Между тем старуха продолжала смотреть на руку и порой, отводя свой взгляд от ее ладони, всматривалась в закутанную фигуру Марьи Даниловны.

Спустя немного в глазах цыганки появился зловещий огонек.

Чуть слышно она прибавила:

– Дорого обойдется тебе его любовь… головой заплатишь за нее.

Марья Даниловна вздрогнула.

– Я не понимаю тебя, – смущенно проговорила она и вдруг, чтобы придать себе бодрости, рассмеялась громко и весело и затем живо продолжала: – Видно, врешь ты все, старая…

Цыганка обиделась.

– Вру? Я вру? Нет, красавица моя, язык мой никогда не лгал и не говорил того, чего не видят мои старые глаза. Вот я тебе расскажу твою жизнь – так, может, поверишь мне.

– А ну-ка, расскажи!

– Сиротой ты осталась в раннем возрасте, и люди пригрели тебя… ты будто бы обманула их… Потом дорога, длинная дорога… А вот какой-то человек полюбил тебя и взял к себе в дом. Ночь, вода, крики… жалобно так кричит кто-то.

– Молчи, молчи, старуха… – в ужасе сказала Марья Даниловна, пробуя прервать ее речь.

Но старуха, ухмыляясь, цепко держала ее руку в своих костлявых руках и, покачивая в размер своей речи головою, продолжала повесть о прошлом Марьи Даниловны.

– Вижу другую женщину… соперницу твою… Борьба между вами и тем человеком…

– Ах!

Марья Даниловна дико вскрикнула, с силой вырвала руку и при этом неосторожным движением подняла с лица своего покрывало.

Цыган узнал ее.

Он быстро подошел к ней, но еще быстрее Марья Даниловна опустила покрывало и бросилась бежать из табора, таща за собой Матришку, не успевшую дать обещанную цыганке вторую полтину.

Цыган сделал движение их догнать.

Это ему, конечно, ничего не стоило бы, потому что карлица еле поспевала за своей госпожой, но старая цыганка властным голосом остановила его:

– Останься, Алим, – твердо сказала она, – не ходи за ними. Останься, останься…

Алим после некоторого мучительного для него колебания остался у костра.

– Не ходи за ней, – повторила старуха, – судьба ее жестока. Женщина она страшная, и в душе ее таится много злобы и ужаса. А окончит жизнь она свою на плахе.

Цыган закрыл лицо руками.

– Матушка, – проговорил он тихо, но сильно. – Заворожила она меня, околдовала. Я пойду за ней, куда бы она ни пошла.

– Даже на плаху, Алим?

– Даже на плаху.

XII

В доме Стрешневых произошла большая перемена вследствие того, что в нем появилось маленькое существо.

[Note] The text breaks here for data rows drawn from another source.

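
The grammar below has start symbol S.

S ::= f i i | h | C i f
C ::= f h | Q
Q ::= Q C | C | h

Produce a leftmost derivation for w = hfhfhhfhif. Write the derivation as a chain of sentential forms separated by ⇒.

S⇒Cif⇒Qif⇒QCif⇒QCCif⇒hCCif⇒hfhCif⇒hfhQif⇒hfhQCif⇒hfhCCif⇒hfhfhCif⇒hfhfhQif⇒hfhfhQCif⇒hfhfhhCif⇒hfhfhhfhif

S ⇒ Cif   [S ::= C i f]
Cif ⇒ Qif   [C ::= Q]
Qif ⇒ QCif   [Q ::= Q C]
QCif ⇒ QCCif   [Q ::= Q C]
QCCif ⇒ hCCif   [Q ::= h]
hCCif ⇒ hfhCif   [C ::= f h]
hfhCif ⇒ hfhQif   [C ::= Q]
hfhQif ⇒ hfhQCif   [Q ::= Q C]
hfhQCif ⇒ hfhCCif   [Q ::= C]
hfhCCif ⇒ hfhfhCif   [C ::= f h]
hfhfhCif ⇒ hfhfhQif   [C ::= Q]
hfhfhQif ⇒ hfhfhQCif   [Q ::= Q C]
hfhfhQCif ⇒ hfhfhhCif   [Q ::= h]
hfhfhhCif ⇒ hfhfhhfhif   [C ::= f h]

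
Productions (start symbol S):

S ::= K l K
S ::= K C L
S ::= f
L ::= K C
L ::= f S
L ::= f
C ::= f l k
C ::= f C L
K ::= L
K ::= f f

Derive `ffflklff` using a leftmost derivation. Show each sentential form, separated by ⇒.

S ⇒ KlK ⇒ LlK ⇒ KClK ⇒ ffClK ⇒ ffflklK ⇒ ffflklff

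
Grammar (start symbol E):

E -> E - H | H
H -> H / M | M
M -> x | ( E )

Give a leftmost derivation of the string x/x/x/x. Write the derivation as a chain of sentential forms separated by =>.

E => H   [E -> H]
H => H/M   [H -> H / M]
H/M => H/M/M   [H -> H / M]
H/M/M => H/M/M/M   [H -> H / M]
H/M/M/M => M/M/M/M   [H -> M]
M/M/M/M => x/M/M/M   [M -> x]
x/M/M/M => x/x/M/M   [M -> x]
x/x/M/M => x/x/x/M   [M -> x]
x/x/x/M => x/x/x/x   [M -> x]

E=>H=>H/M=>H/M/M=>H/M/M/M=>M/M/M/M=>x/M/M/M=>x/x/M/M=>x/x/x/M=>x/x/x/x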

Марья Даниловна, проклиная свою судьбу и ворча на свою долю, лежала больная в своей опочивальне, а за маленьким существом с материнской попечительностью ухаживала Наталья Глебовна.

Теперь она уже почти забыла свою тяжелую размолвку с мужем и почти не думала о монастыре. Всю ее скудную жизнь и печальное одиночество наполняло теперь маленькое существо, как-никак, а ребенок ее мужа.